Юбилейный выпуск журнала Октябрь (страница 25)

Страница 25

Рога в Берлине

Из девятнадцатого столетия – не слишком лихо ли переметнулись мы в двадцать первое? Сюжет будет неполон без щедрого на колбасные мотивы двадцатого. Антон Петрович, пропечатанный Набоковым в рассказе «Подлец», раньше времени вернулся из командировки, из Касселя в Берлин. В спальне своей он застал одевающегося Берга, за дверью ванной комнаты весело журчала вода. Берг – недавний знакомец, сильный, ловкий, убивший на гражданской (не улице, войне) 523 (sic!) врага (чему был посвящен маленький его снайперский блокнотик с крестиками) – и тут Антон Петрович, мирный, интеллигентный – что-нибудь вроде коммивояжера, такое что-нибудь, безобидное, эстетика выживания… и бздык! и такая коллизия! и Таня еще не вышла из душа, а Антон Петрович уже швырнул Бергу в морду (в лицо, думали? нет, в морду!) перчатку (попал, правда, в аквариум).

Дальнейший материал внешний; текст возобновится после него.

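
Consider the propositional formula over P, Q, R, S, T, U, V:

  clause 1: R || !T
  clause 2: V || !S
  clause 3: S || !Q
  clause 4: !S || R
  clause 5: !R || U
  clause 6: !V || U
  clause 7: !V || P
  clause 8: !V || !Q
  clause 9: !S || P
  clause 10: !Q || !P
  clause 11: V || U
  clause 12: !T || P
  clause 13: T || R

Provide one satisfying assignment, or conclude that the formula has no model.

P: false; Q: false; R: true; S: false; T: false; U: true; V: false

Case R = true:
The clause (U) is unit, so U = true.
Case V = false:
The clause (!S) is unit, so S = false.
The clause (!Q) is unit, so Q = false.
Case T = false:
Every clause is now satisfied; P is unconstrained.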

И вот он уже трясется в электричке с двумя своими секундантами (один из них – по фамилии Гнушке), а Берг со своими – в соседнем вагоне, семь утра, двадцать шагов без барьера, дуэльных пистолетов не нашли, но два браунинга нашли, и колеса выстукивают «на у-бой, на у-бой, на у-бой». Дотащились, есть немножко времени, можно зайти в придорожный трактир промочить горло, тут я вспоминаю, как в детстве обращал внимание на частое выражение «промочить горло» во «Всаднике без головы», и думаю, что Морис Джеррард был столь же безголов, сколь и шпрота, так и Антон Петрович пытается отвлечься сторонними мыслями, а уже некогда, пора на дуэль. Антон Петрович идет в туалет, видит проход на двор и высачивается на двор, а там бегом, мимо кур, мимо бузины, дыра в заборе, сосновая роща, солнце, птицы наяривают… Антон Петрович жив-жыв. Но горше ему, чем поручику Пирогову, ибо пассаж с Пироговым останется лишь в памяти Шиллера, Гофмана и Кунца, а тут, помимо Берга, об истории узнает… лучше не думать. Из анонимных алкоголиков мне особо запомнился один, который раньше мучился от мыслей, а теперь приходил в секцию с разгрузочно-погрузочных работ и говорил одно и то же – как прекрасно так намахаться мешками-лопатами, что мыслей в голове ни одной, «ни о чем не думаю, ни о чем, так это прекрасно…» – и на следующем заседании опять повторял.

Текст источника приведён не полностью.